J'ai fait 1 seule partie de Maria, et je peux vous dire que ce jeu ne ressemble à aucun autre.
La carte qui, grosso modo, représente l'Europe de l'Ouest est très riche de provinces et de routes. Wargame alors ? Ben non, pas vraiment ! Car chaque joueur possède finalement très peu de pions à déplacer (1 pion dirigé tjrs par 1 général).
Là où c'est un peu plus wargame, c'est que les joueurs incarnent des rôles asymétriques.
D'un côté, le méchant Français, dirige aussi les petites armées de Bavière. Son ennemi d'en face ? L'Autriche évidemment (d'où est issue Maria), qui doit essayer de ne résister du mieux qu'elle peut.
Et au milieu de ces 2 velléitaires, le 3eme joueur joue à la fois les Prussiens et les Saxons anti-autrichiens, et les néerlandais (je crois) anti-français ! Bref, un rôle bâtard, mais qui représente bien les alliances et les contre-alliances de ce conflit historique.
Car dans Maria, l'Histoire sert de fil conducteur, et il est impossible de créer artificiellement un conflit entre deux nations qui n'a pas eu lieu à l'époque de Maria (Genre la Bavière qui s'en prennent aux Saxons), sauf si le volet politique penche en ces termes (j'y reviendrais plus tard).
Il s'agit donc d'un jeu de conquête territoriale, et les conditions de victoire varient en fonction du rôle de départ.
L'Autrichien, attaqué de toute part, est incontestablement le rôle le plus dur à jouer, mais c'est celui qui a les conditions de victoire les moins "amples" (du moins au début du jeu).
Le système de combat est simplissime, limite simpliste avec un jeu de cartes classiques qui sert de bonus à la force de l'armée initiale (Armée de force 4. Je joue un 6. Force de l'armée = 10), mâtiné de surenchères entre les joueurs impliqués dans la bataille.

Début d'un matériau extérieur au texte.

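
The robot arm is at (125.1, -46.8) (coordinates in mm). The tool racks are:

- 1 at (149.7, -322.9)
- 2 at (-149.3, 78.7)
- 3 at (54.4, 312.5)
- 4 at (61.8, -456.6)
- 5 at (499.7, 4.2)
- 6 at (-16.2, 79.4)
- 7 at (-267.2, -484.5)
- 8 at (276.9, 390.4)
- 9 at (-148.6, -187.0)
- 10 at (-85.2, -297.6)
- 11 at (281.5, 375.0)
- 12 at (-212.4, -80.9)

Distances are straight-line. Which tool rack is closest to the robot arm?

Distances from (125.1, -46.8):
1: 277.2 mm
2: 301.7 mm
3: 366.2 mm
4: 414.7 mm
5: 378.1 mm
6: 189.5 mm
7: 587.8 mm
8: 462.8 mm
9: 307.5 mm
10: 327.3 mm
11: 449.9 mm
12: 339.2 mm
Minimum: 6 at 189.5 mm.

6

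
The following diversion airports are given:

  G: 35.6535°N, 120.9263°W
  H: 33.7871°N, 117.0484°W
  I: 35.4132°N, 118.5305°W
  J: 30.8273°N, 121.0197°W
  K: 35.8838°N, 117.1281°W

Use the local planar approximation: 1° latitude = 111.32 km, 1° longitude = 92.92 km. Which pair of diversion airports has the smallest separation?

Pairwise distances:
G–H: 415.9427 km
G–I: 224.2192 km
G–J: 537.3227 km
G–K: 353.8587 km
H–I: 227.4494 km
H–J: 494.7030 km
H–K: 233.5221 km
I–J: 560.4558 km
I–K: 140.4471 km
J–K: 669.0326 km
Closest pair: I–K at 140.4471 km.

I and K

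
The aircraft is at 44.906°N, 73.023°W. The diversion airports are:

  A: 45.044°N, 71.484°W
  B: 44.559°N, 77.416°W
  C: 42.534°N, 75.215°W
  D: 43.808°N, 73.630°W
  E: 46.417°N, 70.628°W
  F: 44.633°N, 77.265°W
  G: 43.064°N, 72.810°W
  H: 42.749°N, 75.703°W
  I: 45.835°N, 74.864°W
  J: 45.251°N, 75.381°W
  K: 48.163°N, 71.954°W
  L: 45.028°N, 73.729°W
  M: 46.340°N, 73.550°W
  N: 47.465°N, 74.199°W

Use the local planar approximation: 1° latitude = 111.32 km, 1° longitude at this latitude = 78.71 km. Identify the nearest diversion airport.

Distances from 44.906°N, 73.023°W:
A: 122.105 km
B: 347.924 km
C: 315.421 km
D: 131.235 km
E: 252.644 km
F: 335.268 km
G: 205.736 km
H: 319.614 km
I: 178.024 km
J: 189.530 km
K: 372.204 km
L: 57.205 km
M: 164.934 km
N: 299.529 km
Minimum: L at 57.205 km.

L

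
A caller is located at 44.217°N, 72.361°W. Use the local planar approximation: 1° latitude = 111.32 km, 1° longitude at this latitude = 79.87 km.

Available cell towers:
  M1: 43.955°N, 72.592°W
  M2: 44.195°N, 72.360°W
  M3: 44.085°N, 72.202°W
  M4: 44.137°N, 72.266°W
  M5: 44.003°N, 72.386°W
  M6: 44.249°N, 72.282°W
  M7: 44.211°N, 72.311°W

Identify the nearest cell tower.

M2

Distances from 44.217°N, 72.361°W:
M1: √((-0.262·111.32)² + (-0.231·79.87)²) = √(850.64622 + 340.40139) = 34.512 km
M2: √((-0.022·111.32)² + (0.001·79.87)²) = √(5.99780 + 0.00638) = 2.450 km
M3: √((-0.132·111.32)² + (0.159·79.87)²) = √(215.92069 + 161.27298) = 19.421 km
M4: √((-0.080·111.32)² + (0.095·79.87)²) = √(79.30971 + 57.57243) = 11.700 km
M5: √((-0.214·111.32)² + (-0.025·79.87)²) = √(567.51055 + 3.98701) = 23.906 km
M6: √((0.032·111.32)² + (0.079·79.87)²) = √(12.68955 + 39.81269) = 7.246 km
M7: √((-0.006·111.32)² + (0.050·79.87)²) = √(0.44612 + 15.94804) = 4.049 km
Minimum: M2 at 2.450 km.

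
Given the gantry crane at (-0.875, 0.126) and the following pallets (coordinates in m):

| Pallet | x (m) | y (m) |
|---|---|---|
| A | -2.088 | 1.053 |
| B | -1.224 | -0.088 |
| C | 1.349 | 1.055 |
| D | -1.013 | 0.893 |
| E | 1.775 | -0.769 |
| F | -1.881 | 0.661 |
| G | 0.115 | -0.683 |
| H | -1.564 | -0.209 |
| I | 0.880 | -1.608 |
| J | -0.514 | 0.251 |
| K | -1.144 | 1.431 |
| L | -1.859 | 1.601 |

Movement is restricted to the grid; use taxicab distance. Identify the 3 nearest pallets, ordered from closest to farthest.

J, B, D

Distances from (-0.875, 0.126):
A: |-1.213| + |0.927| = 1.213 + 0.927 = 2.140 m
B: |-0.349| + |-0.214| = 0.349 + 0.214 = 0.563 m
C: |2.224| + |0.929| = 2.224 + 0.929 = 3.153 m
D: |-0.138| + |0.767| = 0.138 + 0.767 = 0.905 m
E: |2.650| + |-0.895| = 2.650 + 0.895 = 3.545 m
F: |-1.006| + |0.535| = 1.006 + 0.535 = 1.541 m
G: |0.990| + |-0.809| = 0.990 + 0.809 = 1.799 m
H: |-0.689| + |-0.335| = 0.689 + 0.335 = 1.024 m
I: |1.755| + |-1.734| = 1.755 + 1.734 = 3.489 m
J: |0.361| + |0.125| = 0.361 + 0.125 = 0.486 m
K: |-0.269| + |1.305| = 0.269 + 1.305 = 1.574 m
L: |-0.984| + |1.475| = 0.984 + 1.475 = 2.459 m
Sorted: J (0.486 m) < B (0.563 m) < D (0.905 m) < H (1.024 m) < F (1.541 m) < …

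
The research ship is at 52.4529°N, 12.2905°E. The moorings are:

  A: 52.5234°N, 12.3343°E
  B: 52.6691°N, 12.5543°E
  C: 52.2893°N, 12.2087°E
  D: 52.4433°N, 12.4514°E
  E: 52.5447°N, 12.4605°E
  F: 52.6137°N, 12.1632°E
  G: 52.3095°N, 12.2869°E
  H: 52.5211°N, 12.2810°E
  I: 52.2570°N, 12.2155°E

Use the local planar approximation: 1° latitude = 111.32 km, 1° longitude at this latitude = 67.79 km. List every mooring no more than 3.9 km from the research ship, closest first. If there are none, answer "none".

none

Distances from 52.4529°N, 12.2905°E:
A: √((0.0705·111.32)² + (0.0438·67.79)²) = √(61.592046 + 8.816161) = 8.3910 km
B: √((0.2162·111.32)² + (0.2638·67.79)²) = √(579.238973 + 319.801761) = 29.9840 km
C: √((-0.1636·111.32)² + (-0.0818·67.79)²) = √(331.675196 + 30.749487) = 19.0375 km
D: √((-0.0096·111.32)² + (0.1609·67.79)²) = √(1.142060 + 118.971615) = 10.9596 km
E: √((0.0918·111.32)² + (0.1700·67.79)²) = √(104.431558 + 132.809490) = 15.4026 km
F: √((0.1608·111.32)² + (-0.1273·67.79)²) = √(320.419165 + 74.471153) = 19.8718 km
G: √((-0.1434·111.32)² + (-0.0036·67.79)²) = √(254.826564 + 0.059557) = 15.9652 km
H: √((0.0682·111.32)² + (-0.0095·67.79)²) = √(57.638828 + 0.414742) = 7.6193 km
I: √((-0.1959·111.32)² + (-0.0750·67.79)²) = √(475.570894 + 25.849598) = 22.3924 km
Threshold 3.9 km: none within range.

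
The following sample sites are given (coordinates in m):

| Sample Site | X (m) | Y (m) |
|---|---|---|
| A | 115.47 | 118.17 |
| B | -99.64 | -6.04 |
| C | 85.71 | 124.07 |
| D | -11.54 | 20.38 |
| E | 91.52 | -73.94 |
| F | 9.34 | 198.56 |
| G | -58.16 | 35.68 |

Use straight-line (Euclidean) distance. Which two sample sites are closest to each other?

Pairwise distances:
A–B: 248.40 m
A–C: 30.34 m
A–D: 160.29 m
A–E: 193.60 m
A–F: 133.14 m
A–G: 192.23 m
B–C: 226.46 m
B–D: 91.98 m
B–E: 202.86 m
B–F: 231.81 m
B–G: 58.83 m
C–D: 142.16 m
C–E: 198.10 m
C–F: 106.68 m
C–G: 168.85 m
D–E: 139.71 m
D–F: 179.40 m
D–G: 49.07 m
E–F: 284.62 m
E–G: 185.53 m
F–G: 176.31 m
Closest pair: A–C at 30.34 m.

A and C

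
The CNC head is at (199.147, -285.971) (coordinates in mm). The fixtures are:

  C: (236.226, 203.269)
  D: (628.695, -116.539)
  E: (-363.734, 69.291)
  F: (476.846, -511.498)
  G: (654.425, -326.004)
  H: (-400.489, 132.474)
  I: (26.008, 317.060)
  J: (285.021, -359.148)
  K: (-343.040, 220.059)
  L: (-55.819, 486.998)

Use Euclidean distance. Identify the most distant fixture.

Distances from (199.147, -285.971):
C: 490.643 mm
D: 461.756 mm
E: 665.617 mm
F: 357.742 mm
G: 457.035 mm
H: 731.204 mm
I: 627.394 mm
J: 112.824 mm
K: 741.642 mm
L: 813.934 mm
Maximum: L at 813.934 mm.

L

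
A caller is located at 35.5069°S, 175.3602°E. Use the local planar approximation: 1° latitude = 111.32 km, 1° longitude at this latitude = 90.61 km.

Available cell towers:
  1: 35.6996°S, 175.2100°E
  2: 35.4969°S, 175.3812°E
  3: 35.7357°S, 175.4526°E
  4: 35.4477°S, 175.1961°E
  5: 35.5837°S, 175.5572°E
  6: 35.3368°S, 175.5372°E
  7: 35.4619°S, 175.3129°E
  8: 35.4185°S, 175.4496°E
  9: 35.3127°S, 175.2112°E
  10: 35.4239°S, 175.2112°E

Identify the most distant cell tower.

3

Distances from 35.5069°S, 175.3602°E:
1: √((-0.1927·111.32)² + (-0.1502·90.61)²) = √(460.161017 + 185.221811) = 25.4044 km
2: √((0.0100·111.32)² + (0.0210·90.61)²) = √(1.239214 + 3.620686) = 2.2045 km
3: √((-0.2288·111.32)² + (0.0924·90.61)²) = √(648.721715 + 70.096479) = 26.8108 km
4: √((0.0592·111.32)² + (-0.1641·90.61)²) = √(43.429998 + 221.090165) = 16.2641 km
5: √((-0.0768·111.32)² + (0.1970·90.61)²) = √(73.091830 + 318.628569) = 19.7919 km
6: √((0.1701·111.32)² + (0.1770·90.61)²) = √(358.554372 + 257.216482) = 24.8147 km
7: √((0.0450·111.32)² + (-0.0473·90.61)²) = √(25.094088 + 18.368536) = 6.5926 km
8: √((0.0884·111.32)² + (0.0894·90.61)²) = √(96.839140 + 65.618651) = 12.7459 km
9: √((0.1942·111.32)² + (-0.1490·90.61)²) = √(467.352797 + 182.274031) = 25.4878 km
10: √((0.0830·111.32)² + (-0.1490·90.61)²) = √(85.369469 + 182.274031) = 16.3598 km
Maximum: 3 at 26.8108 km.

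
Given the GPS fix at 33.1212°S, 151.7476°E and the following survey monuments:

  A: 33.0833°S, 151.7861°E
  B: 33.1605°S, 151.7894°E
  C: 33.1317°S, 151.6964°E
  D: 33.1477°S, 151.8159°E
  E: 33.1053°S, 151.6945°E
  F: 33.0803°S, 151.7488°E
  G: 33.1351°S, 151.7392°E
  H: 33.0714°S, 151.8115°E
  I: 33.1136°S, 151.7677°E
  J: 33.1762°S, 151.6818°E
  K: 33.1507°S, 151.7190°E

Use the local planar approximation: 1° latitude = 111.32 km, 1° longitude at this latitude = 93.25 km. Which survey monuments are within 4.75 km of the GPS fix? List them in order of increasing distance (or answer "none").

Distances from 33.1212°S, 151.7476°E:
A: 5.5398 km
B: 5.8594 km
C: 4.9154 km
D: 7.0190 km
E: 5.2584 km
F: 4.5544 km
G: 1.7343 km
H: 8.1387 km
I: 2.0564 km
J: 8.6680 km
K: 4.2305 km
Threshold 4.75 km: G (1.7343 km), I (2.0564 km), K (4.2305 km), F (4.5544 km) are within range.

G, I, K, F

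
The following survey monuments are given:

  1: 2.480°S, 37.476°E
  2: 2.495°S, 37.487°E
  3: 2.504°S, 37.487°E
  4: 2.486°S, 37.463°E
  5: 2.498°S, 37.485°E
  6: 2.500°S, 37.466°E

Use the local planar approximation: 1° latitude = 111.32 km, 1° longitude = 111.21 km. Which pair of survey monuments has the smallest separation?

Pairwise distances:
2–5: 0.401 km
3–5: 0.704 km
2–3: 1.002 km
1–4: 1.593 km
4–6: 1.594 km
1–2: 2.070 km
5–6: 2.125 km
1–5: 2.240 km
3–6: 2.377 km
2–6: 2.401 km
1–6: 2.489 km
4–5: 2.788 km
2–4: 2.851 km
1–3: 2.938 km
3–4: 3.337 km
Closest pair: 2–5 at 0.401 km.

2 and 5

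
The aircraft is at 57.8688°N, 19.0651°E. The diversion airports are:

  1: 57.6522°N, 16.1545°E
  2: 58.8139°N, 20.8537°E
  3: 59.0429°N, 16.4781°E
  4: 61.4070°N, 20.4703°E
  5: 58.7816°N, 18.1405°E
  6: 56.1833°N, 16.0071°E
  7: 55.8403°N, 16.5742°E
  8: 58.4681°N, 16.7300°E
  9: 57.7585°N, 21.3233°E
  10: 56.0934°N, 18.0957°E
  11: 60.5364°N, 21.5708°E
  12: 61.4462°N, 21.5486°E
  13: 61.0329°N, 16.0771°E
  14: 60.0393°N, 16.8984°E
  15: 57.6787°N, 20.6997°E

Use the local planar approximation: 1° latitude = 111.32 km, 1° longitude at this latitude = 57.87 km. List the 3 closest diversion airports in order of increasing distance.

Distances from 57.8688°N, 19.0651°E:
1: √((-0.2166·111.32)² + (-2.9106·57.87)²) = √(581.384300 + 28370.828256) = 170.1535 km
2: √((0.9451·111.32)² + (1.7886·57.87)²) = √(11068.835206 + 10713.550413) = 147.5886 km
3: √((1.1741·111.32)² + (-2.5870·57.87)²) = √(17082.702257 + 22412.991280) = 198.7352 km
4: √((3.5382·111.32)² + (1.4052·57.87)²) = √(155135.486388 + 6612.767401) = 402.1794 km
5: √((0.9128·111.32)² + (-0.9246·57.87)²) = √(10325.180634 + 2862.956458) = 114.8396 km
6: √((-1.6855·111.32)² + (-3.0580·57.87)²) = √(35204.964364 + 31317.127965) = 257.9188 km
7: √((-2.0285·111.32)² + (-2.4909·57.87)²) = √(50991.339351 + 20778.756322) = 267.8994 km
8: √((0.5993·111.32)² + (-2.3351·57.87)²) = √(4450.767937 + 18260.721477) = 150.7033 km
9: √((-0.1103·111.32)² + (2.2582·57.87)²) = √(150.763920 + 17077.794010) = 131.2576 km
10: √((-1.7754·111.32)² + (-0.9694·57.87)²) = √(39060.592474 + 3147.117772) = 205.4452 km
11: √((2.6676·111.32)² + (2.5057·57.87)²) = √(88183.597637 + 21026.409134) = 330.4694 km
12: √((3.5774·111.32)² + (2.4835·57.87)²) = √(158592.045503 + 20655.480079) = 423.3763 km
13: √((3.1641·111.32)² + (-2.9880·57.87)²) = √(124064.290655 + 29899.790890) = 392.3826 km
14: √((2.1705·111.32)² + (-2.1667·57.87)²) = √(58380.253394 + 15721.881964) = 272.2171 km
15: √((-0.1901·111.32)² + (1.6346·57.87)²) = √(447.827366 + 8948.081971) = 96.9325 km
Sorted: 15 (96.9325 km) < 5 (114.8396 km) < 9 (131.2576 km) < 2 (147.5886 km) < 8 (150.7033 km) < …

15, 5, 9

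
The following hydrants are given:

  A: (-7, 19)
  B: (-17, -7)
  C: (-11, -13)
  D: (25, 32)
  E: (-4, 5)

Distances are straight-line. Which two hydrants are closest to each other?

Pairwise distances:
A–B: 27.9
A–C: 32.2
A–D: 34.5
A–E: 14.3
B–C: 8.5
B–D: 57.3
B–E: 17.7
C–D: 57.6
C–E: 19.3
D–E: 39.6
Closest pair: B–C at 8.5.

B and C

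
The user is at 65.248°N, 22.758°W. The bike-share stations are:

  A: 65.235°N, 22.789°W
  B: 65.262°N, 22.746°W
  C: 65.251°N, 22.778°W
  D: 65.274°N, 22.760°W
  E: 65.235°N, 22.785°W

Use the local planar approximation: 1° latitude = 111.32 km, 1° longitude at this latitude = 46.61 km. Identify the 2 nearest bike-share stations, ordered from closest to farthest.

C, B

Distances from 65.248°N, 22.758°W:
A: √((-0.013·111.32)² + (-0.031·46.61)²) = √(2.09427 + 2.08776) = 2.045 km
B: √((0.014·111.32)² + (0.012·46.61)²) = √(2.42886 + 0.31284) = 1.656 km
C: √((0.003·111.32)² + (-0.020·46.61)²) = √(0.11153 + 0.86900) = 0.990 km
D: √((0.026·111.32)² + (-0.002·46.61)²) = √(8.37709 + 0.00869) = 2.896 km
E: √((-0.013·111.32)² + (-0.027·46.61)²) = √(2.09427 + 1.58375) = 1.918 km
Sorted: C (0.990 km) < B (1.656 km) < E (1.918 km) < A (2.045 km) < …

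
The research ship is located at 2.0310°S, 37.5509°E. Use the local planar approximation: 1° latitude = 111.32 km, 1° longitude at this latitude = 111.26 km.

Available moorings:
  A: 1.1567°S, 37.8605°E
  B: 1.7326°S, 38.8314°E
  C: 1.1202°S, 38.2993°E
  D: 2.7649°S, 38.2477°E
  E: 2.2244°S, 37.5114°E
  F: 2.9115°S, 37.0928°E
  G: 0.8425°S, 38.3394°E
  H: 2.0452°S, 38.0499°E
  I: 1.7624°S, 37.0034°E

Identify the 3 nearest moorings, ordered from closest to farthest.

E, H, I

Distances from 2.0310°S, 37.5509°E:
A: √((0.8743·111.32)² + (0.3096·111.26)²) = √(9472.559723 + 1186.533530) = 103.2429 km
B: √((0.2984·111.32)² + (1.2805·111.26)²) = √(1103.428083 + 20297.253547) = 146.2897 km
C: √((0.9108·111.32)² + (0.7484·111.26)²) = √(10279.984012 + 6933.390624) = 131.1998 km
D: √((-0.7339·111.32)² + (0.6968·111.26)²) = √(6674.522028 + 6010.275714) = 112.6268 km
E: √((-0.1934·111.32)² + (-0.0395·111.26)²) = √(463.510242 + 19.314003) = 21.9733 km
F: √((-0.8805·111.32)² + (-0.4581·111.26)²) = √(9607.383258 + 2597.758023) = 110.4769 km
G: √((1.1885·111.32)² + (0.7885·111.26)²) = √(17504.300787 + 7696.291467) = 158.7469 km
H: √((-0.0142·111.32)² + (0.4990·111.26)²) = √(2.498752 + 3082.330491) = 55.5412 km
I: √((0.2686·111.32)² + (-0.5475·111.26)²) = √(894.043010 + 3710.618951) = 67.8577 km
Sorted: E (21.9733 km) < H (55.5412 km) < I (67.8577 km) < A (103.2429 km) < F (110.4769 km) < …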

Le plus gros total l'emporte...
Il y a aussi un petit volet politique, avec un tableau où les alliances peuvent plus pencher d'un côté ou de l'autre, reflétant le caractère extrêmement volatile et presque schizophrénique des jeux d'alliance historiques à l'époque de Maria (A ce titre, les Prussiens retournèrent leur veste un nombre de fois tragi-comique).
Au final, une impression plutôt bonne de ce jeu hybride, résolument original, au matos bien chiadé, et qui tourne assez rapidement.
Seul bémol : je pense qu'après une dizaine de parties, les schémas d'attaque doivent finir se répéter, ce qui fait que la durée de vie de ce jeu ne me semble pas énorme.
En revanche, pour l'Autrichien, c'est un vrai challenge de pouvoir gagner, et il doit pouvoir le faire, puisqu'historiquement, Maria a vaincu ses adversaires (enfin, il me semble...).
Un bon investissement qui nécessite quand même une certaine implication des joueurs pour ce jeu pas comme les autres.